Кто-то осторожно будит меня. С трудом открываю глаза. На моем колене — крохотная, в цыпках, ручонка. Это мальчишка, внук хозяина. Белоголовый, в штанишках, сшитых из немецкого шинельного сукна, с помочами — веревочками на костлявых плечиках.
— Дядя, у тебя сахал есть?
— Кому сказано: не вылезать из погреба! — дед оставляет ухват, тянется к уху внучонка, но я инстинктивно прижимаю мальчишку к себе, и старик, махнув рукой, снова отходит к печке.
— Нету у меня сахара. Тебя как зовут?
— Юла…
— Юра, значит. Ты подожди, Юра, скоро приедет дядя повар, принесет мне сахар, и я тебе его отдам. Сейчас ступай к бабушке.
Мальчишка кивает в знак согласия головой и неслышно исчезает в сенях.
Юра, Юра, ничего ты не знаешь! Кроме комсомольского билета да вложенного в него письма от Полины у меня в карманах ничего нет. Даже вещмешка. Он остался где-то там, в балке, когда мы прорывались из окружения.
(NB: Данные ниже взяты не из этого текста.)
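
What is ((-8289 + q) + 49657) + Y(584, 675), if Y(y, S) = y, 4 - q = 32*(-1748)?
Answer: 97892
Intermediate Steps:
q = 55940 (q = 4 - 32*(-1748) = 4 - 1*(-55936) = 4 + 55936 = 55940)
((-8289 + q) + 49657) + Y(584, 675) = ((-8289 + 55940) + 49657) + 584 = (47651 + 49657) + 584 = 97308 + 584 = 97892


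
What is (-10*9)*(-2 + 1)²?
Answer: -90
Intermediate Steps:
(-10*9)*(-2 + 1)² = -90*(-1)² = -90*1 = -90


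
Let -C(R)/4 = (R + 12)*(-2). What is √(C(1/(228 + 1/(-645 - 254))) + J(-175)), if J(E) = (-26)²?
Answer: 6*√900988770019/204971 ≈ 27.786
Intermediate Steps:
C(R) = 96 + 8*R (C(R) = -4*(R + 12)*(-2) = -4*(12 + R)*(-2) = -4*(-24 - 2*R) = 96 + 8*R)
J(E) = 676
√(C(1/(228 + 1/(-645 - 254))) + J(-175)) = √((96 + 8/(228 + 1/(-645 - 254))) + 676) = √((96 + 8/(228 + 1/(-899))) + 676) = √((96 + 8/(228 - 1/899)) + 676) = √((96 + 8/(204971/899)) + 676) = √((96 + 8*(899/204971)) + 676) = √((96 + 7192/204971) + 676) = √(19684408/204971 + 676) = √(158244804/204971) = 6*√900988770019/204971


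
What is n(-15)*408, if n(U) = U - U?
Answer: 0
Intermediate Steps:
n(U) = 0
n(-15)*408 = 0*408 = 0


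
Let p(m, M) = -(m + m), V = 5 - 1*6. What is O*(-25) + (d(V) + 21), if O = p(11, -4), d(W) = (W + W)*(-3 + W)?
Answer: 579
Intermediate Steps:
V = -1 (V = 5 - 6 = -1)
d(W) = 2*W*(-3 + W) (d(W) = (2*W)*(-3 + W) = 2*W*(-3 + W))
p(m, M) = -2*m
O = -22 (O = -2*11 = -22)
O*(-25) + (d(V) + 21) = -22*(-25) + (2*(-1)*(-3 - 1) + 21) = 550 + (2*(-1)*(-4) + 21) = 550 + (8 + 21) = 550 + 29 = 579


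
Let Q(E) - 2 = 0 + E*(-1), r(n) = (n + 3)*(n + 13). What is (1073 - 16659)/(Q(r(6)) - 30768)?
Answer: 15586/30937 ≈ 0.50380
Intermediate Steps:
r(n) = (3 + n)*(13 + n)
Q(E) = 2 - E (Q(E) = 2 + (0 + E*(-1)) = 2 + (0 - E) = 2 - E)
(1073 - 16659)/(Q(r(6)) - 30768) = (1073 - 16659)/((2 - (39 + 6² + 16*6)) - 30768) = -15586/((2 - (39 + 36 + 96)) - 30768) = -15586/((2 - 1*171) - 30768) = -15586/((2 - 171) - 30768) = -15586/(-169 - 30768) = -15586/(-30937) = -15586*(-1/30937) = 15586/30937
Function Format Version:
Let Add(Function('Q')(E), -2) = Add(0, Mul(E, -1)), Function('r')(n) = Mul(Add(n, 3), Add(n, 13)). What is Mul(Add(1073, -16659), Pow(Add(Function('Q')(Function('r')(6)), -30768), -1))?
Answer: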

В нем были котелок и портянки. Нашедший его немец не разбогател от такого трофея.
— Вот, угощайся сам и ребятам отнеси, — старик подает сложенные в оловянную тарелку лепешки. — Не ахти какая еда, но ничего больше нет. Бабка испекла из сушеной лебеды с ячменной мукой. А то, что керосином пахнут, — ничего. Сковородку-то бабка тряпочкой с солидолом смазывает. Чтобы не подгорали, значит…
Если учесть, что мы опять около суток ничего не ели, лепешки кажутся вкусными. Запиваем их холодной колодезной водой прямо из ведра и снова беремся за лопаты. Нужно соединить окоп с ходом сообщения.